The scientists studied 33 kidney transplant recipients who presented with antibody-mediated rejection following kidney allograft. Of these, 13 had donor-specific anti-HLA antibodies. Sixteen of the remaining 20 patients without anti-HLA antiobodies were shown to have both agonistic antibodies targeting the AT1- receptor and malignant hypertension. Furthermore, when agonistic antibodies were transferred to rats that had received kidney transplants, hypertension and vasculopathy were induced.

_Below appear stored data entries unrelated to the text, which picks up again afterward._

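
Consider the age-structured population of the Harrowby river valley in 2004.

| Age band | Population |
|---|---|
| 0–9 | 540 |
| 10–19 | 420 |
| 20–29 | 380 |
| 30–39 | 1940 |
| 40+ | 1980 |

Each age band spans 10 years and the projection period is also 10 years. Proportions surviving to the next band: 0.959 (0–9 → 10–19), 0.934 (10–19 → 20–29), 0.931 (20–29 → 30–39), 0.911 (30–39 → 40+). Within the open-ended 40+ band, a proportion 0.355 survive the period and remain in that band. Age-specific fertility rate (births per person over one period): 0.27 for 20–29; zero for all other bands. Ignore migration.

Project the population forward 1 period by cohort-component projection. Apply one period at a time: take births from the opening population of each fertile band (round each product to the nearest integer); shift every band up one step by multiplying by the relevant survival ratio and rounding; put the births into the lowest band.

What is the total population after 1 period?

3837

Numbering the bands 1..5 from youngest to oldest:
[period 1]
Births: 380 * 0.27 = 103
Band 2: 540 * 0.959 = 518
Band 3: 420 * 0.934 = 392
Band 4: 380 * 0.931 = 354
Band 5: 1940 * 0.911 + 1980 * 0.355 = 1767 + 703 = 2470
End of period: [103, 518, 392, 354, 2470]
Total after period 1: 103 + 518 + 392 + 354 + 2470 = 3837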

Of the 16 patients with agonistic antibodies, seven underwent plasmapheresis for the removal of the antibodies and received the AT1- receptor blocker losartan. As compared to those control patients who received standard treatments, these seven fared better in terms of renal function and graft survival. Thus, novel therapies for the treatment of antibody-mediated rejection may be developed that involve the removal of AT1- receptor antibodies or the blockage of AT1 receptors.

Duska Dragun obtained her doctoral degree at the Franz Volhard Clinic (MDC) and is now at the Charite University Hospital. Dominik Müller leads a group at the Franz Vollhard Clinic that studies the molecular mechanisms of the pathogenesis of hypertension/angiotensin II-induced cardiac, renal, and vessel damage. Gerd Wallukat heads a group at the MDC researching immunological mechanisms of cardiac injury.